There were two key queries in response to the post:
- One, does a customer-led approach apply to all business models under all circumstances? For example, is it equally important for a fast follower or a lower cost brand to start with the customer?
- And two, what is a framework that could be used to define customer-led strategy.
This post addresses these two questions at a very high-level.
Is Customer-led Strategy Always Recommended?
In short – yes.
It is critical for a brand to understand who their customers are, define the value the business delivers to them, and design the business to deliver that value in a sustainable and profitable manner.
Irrespective of the business model adopted, a customer led approach is critical to success.

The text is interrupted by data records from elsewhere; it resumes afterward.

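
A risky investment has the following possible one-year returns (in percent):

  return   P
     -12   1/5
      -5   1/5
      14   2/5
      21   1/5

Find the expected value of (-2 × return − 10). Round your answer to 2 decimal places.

-22.80

E[-2x-10] = (1/5)·14 + (1/5)·0 + (2/5)·(-38) + (1/5)·(-52)
     = -114/5 ≈ -22.80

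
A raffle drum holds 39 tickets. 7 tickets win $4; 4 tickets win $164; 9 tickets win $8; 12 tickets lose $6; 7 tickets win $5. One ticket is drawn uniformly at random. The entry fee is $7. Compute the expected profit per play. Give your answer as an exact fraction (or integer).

446/39 dollars

E[payout] = (7/39)·4 + (4/39)·164 + (9/39)·8 + (12/39)·(-6) + (7/39)·5 = 719/39
Expected profit = 719/39 − 7 = 446/39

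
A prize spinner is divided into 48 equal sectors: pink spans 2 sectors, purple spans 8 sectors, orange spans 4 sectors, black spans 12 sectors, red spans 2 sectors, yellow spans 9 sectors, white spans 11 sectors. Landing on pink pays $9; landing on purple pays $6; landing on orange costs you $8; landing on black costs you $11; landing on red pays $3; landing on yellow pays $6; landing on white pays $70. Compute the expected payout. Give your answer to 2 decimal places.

$15.25

E[payout] = (2/48)·9 + (8/48)·6 + (4/48)·(-8) + (12/48)·(-11) + (2/48)·3 + (9/48)·6 + (11/48)·70 = 61/4
≈ $15.25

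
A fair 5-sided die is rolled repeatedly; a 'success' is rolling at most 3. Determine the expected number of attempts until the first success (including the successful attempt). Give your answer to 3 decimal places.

For a geometric distribution, E[trials] = 1/p = 1/(3/5) = 5/3.
≈ 1.667

1.667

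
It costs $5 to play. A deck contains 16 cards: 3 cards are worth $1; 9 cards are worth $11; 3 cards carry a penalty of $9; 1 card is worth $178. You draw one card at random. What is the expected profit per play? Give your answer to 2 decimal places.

E[payout] = (3/16)·1 + (9/16)·11 + (3/16)·(-9) + (1/16)·178 = 253/16
Expected profit = 253/16 − 5 = 173/16 ≈ $10.81

$10.81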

For example, whether a luxury business model or a no-frills business model, such as BMW and Kia, it is important for the respective car manufacturers to design their products around their target customers. While BMW might be best served by research into key differentiators that make it a luxury brand, Kia might be best served to focus on researching the optimal set of features that would make the car appealing to their target customer base.
Success depends on their ability to execute a strategy consistently offering value to customers in a unique, differentiated, and profitable manner.
Is There A Framework For Defining Customer-led Strategy?
There are six dimensions of Customer Strategy. Each dimension forms a critical structure of the framework and has been outlined here in the form of questions.
- Customer Insights: Who are your current and ideal customers and what is the ‘Job To Be Done’?
- Market Insights: What are the market forces impacting your core value offering to your customers? What are you doing to monitor and anticipate market and competitive forces that might disrupt your business?
- Innovation: What are you doing to offer customer value in new and differentiated ways? Are you constantly looking for ways to anticipate market and competitive forces and innovate?
- Capabilities: What are the capabilities needed to deliver customer value in line with customer expectations?
- Alignment: Is the organization structured to align these capabilities for delivering customer value in the most efficient and cost effective manner?
- Culture: Does your organization have a customer centric culture?
I realize that, in this blog, I answered two key questions with six. Hopefully you will not mind me asking one last one – how have you applied these six dimensions of strategy to your organization?